Astonishingly, both Epstein and Novick declared without hesitation that on this point, Orwell had simply "got it wrong." Of course the Soviet regime tried to manipulate history for its purposes, though it wasn't such an obsession—so these scholars confidently said—as Orwell's novel might suggest. And clearly he overestimated the effect of such tactics. Look at what happened when the Soviet empire crumbled: it became immediately apparent that most of the people didn't believe the official line anyway.

But Orwell didn't get it wrong, as any one of a hundred memoirs and historical studies of the Soviet era will confirm. (A good starting place is Czeslaw Milosz's classic book, The Captive Mind.) The need to control the past—to control public memory and thus control the minds and spirits of its subjects—was absolutely central to the Soviet project from the beginning, and its devastating consequences will be felt for generations.

As Mark Noll has shown in "History Wars," a four-part series in Books & Culture (see "Related Elsewhere" links below), the discourse of history—in scholarly monographs, textbooks, historical movies, and countless other forms—is always subject to such pressures, even though rarely is the power to govern that telling as ruthlessly concentrated as it was in the Soviet Union.

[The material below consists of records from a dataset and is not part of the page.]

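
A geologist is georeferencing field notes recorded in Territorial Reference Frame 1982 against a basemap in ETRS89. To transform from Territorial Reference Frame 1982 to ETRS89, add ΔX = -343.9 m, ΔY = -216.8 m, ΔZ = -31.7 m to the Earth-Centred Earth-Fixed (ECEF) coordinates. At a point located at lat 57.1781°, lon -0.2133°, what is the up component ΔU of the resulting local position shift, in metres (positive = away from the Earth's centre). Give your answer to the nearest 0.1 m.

ΔU = -212.6 m

At φ = 57.1781°, λ = -0.2133°: sin φ = 0.840359, cos φ = 0.542029, sin λ = -0.003723, cos λ = 0.999993.
ΔU = cos φ cos λ·ΔX + cos φ sin λ·ΔY + sin φ·ΔZ = (0.542029)(0.999993)(-343.9) + (0.542029)(-0.003723)(-216.8) + (0.840359)(-31.7) = -212.60 m.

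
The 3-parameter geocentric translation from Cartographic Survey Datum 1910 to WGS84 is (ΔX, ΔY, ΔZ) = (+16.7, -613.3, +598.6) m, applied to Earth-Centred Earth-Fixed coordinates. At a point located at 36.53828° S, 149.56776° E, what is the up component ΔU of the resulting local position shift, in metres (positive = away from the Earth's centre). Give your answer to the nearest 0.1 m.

ΔU = -617.5 m

At φ = -36.53828°, λ = 149.56776°: sin φ = -0.595360, cos φ = 0.803459, sin λ = 0.506519, cos λ = -0.862229.
ΔU = cos φ cos λ·ΔX + cos φ sin λ·ΔY + sin φ·ΔZ = (0.803459)(-0.862229)(16.7) + (0.803459)(0.506519)(-613.3) + (-0.595360)(598.6) = -617.54 m.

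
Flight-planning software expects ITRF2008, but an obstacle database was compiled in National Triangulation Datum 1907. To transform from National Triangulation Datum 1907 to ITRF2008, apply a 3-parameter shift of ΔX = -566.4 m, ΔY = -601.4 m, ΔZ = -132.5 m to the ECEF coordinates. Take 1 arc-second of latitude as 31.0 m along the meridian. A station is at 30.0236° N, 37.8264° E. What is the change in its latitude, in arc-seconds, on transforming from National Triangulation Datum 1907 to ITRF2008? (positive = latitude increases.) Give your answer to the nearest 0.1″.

sin φ = 0.500357, cos φ = 0.865819, sin λ = 0.613271, cos λ = 0.789873.
North component: ΔN = −sin φ cos λ·ΔX − sin φ sin λ·ΔY + cos φ·ΔZ = −(0.500357)(0.789873)(-566.4) − (0.500357)(0.613271)(-601.4) + (0.865819)(-132.5) = 293.67 m.
1° of latitude spans 3600 × 31.00 = 111600 m, so Δφ = 293.67 / 111600 × 3600 = 9.473″.

Δφ = 9.5″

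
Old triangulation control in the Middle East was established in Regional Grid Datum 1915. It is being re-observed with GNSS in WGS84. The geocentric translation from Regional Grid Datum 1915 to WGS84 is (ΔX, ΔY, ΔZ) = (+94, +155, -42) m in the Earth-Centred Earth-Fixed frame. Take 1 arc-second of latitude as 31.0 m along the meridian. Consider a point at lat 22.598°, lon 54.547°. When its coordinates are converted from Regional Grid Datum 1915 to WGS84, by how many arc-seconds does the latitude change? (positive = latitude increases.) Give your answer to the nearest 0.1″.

sin φ = 0.384263, cos φ = 0.923224, sin λ = 0.814592, cos λ = 0.580035.
North component: ΔN = −sin φ cos λ·ΔX − sin φ sin λ·ΔY + cos φ·ΔZ = −(0.384263)(0.580035)(94) − (0.384263)(0.814592)(155) + (0.923224)(-42) = -108.24 m.
1° of latitude spans 3600 × 31.00 = 111600 m, so Δφ = -108.24 / 111600 × 3600 = -3.492″.

Δφ = -3.5″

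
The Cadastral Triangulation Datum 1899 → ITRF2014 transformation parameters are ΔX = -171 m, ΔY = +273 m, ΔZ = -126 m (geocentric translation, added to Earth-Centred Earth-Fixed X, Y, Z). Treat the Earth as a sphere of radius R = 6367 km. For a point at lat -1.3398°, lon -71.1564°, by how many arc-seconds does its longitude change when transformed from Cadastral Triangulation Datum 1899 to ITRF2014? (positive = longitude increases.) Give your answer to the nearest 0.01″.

sin φ = -0.023382, cos φ = 0.999727, sin λ = -0.946404, cos λ = 0.322986.
East component: ΔE = −sin λ·ΔX + cos λ·ΔY = −(-0.946404)(-171) + (0.322986)(273) = -73.66 m.
1° of latitude spans πR/180 = 111125 m; at latitude φ, 1° of longitude spans that × cos φ = 111094.7 m, so Δλ = -73.66 / 111094.7 × 3600 = -2.387″.

Δλ = -2.39″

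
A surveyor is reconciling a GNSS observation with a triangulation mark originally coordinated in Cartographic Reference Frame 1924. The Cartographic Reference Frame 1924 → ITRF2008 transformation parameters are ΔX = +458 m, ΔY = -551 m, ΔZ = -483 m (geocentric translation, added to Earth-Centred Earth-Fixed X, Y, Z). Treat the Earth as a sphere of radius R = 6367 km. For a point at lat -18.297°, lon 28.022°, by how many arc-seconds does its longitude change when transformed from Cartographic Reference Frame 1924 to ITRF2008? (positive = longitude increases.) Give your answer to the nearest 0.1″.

Δλ = -23.9″

sin φ = -0.313943, cos φ = 0.949442, sin λ = 0.469811, cos λ = 0.882767.
East component: ΔE = −sin λ·ΔX + cos λ·ΔY = −(0.469811)(458) + (0.882767)(-551) = -701.58 m.
1° of latitude spans πR/180 = 111125 m; at latitude φ, 1° of longitude spans that × cos φ = 105506.8 m, so Δλ = -701.58 / 105506.8 × 3600 = -23.939″.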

We encounter competing efforts to "spin" history every time we pick up a newspaper. The history may be very recent—what happened in the president's office a couple of scandals ago, for instance, or what's happened in the three years since welfare reform began to be implemented—or decades past—what happened under a bridge in South Korea almost 50 years ago—or much, much further back: who first settled the Americas, and where did they come from? But whether the history is recent or distant, someone has a strong interest in getting you to see it in a particular way.

The New York Times Magazine for Sunday, September 19, for example, featured a series of scenes from the last millennium as imagined by living artists. A caption for one of the scenes instructs us that "the Crusades defined Western civilization in terms of righteous warfare and conquest of foreign territories, and they also initiated Western suspicion of the inhabitants of the Middle East, who had to be viewed as forces of evil in order to justify European conquest." In the accompanying commentary, Karen Armstrong, author of A History of God, states that "Crusading … made Islam the ideological enemy of the West."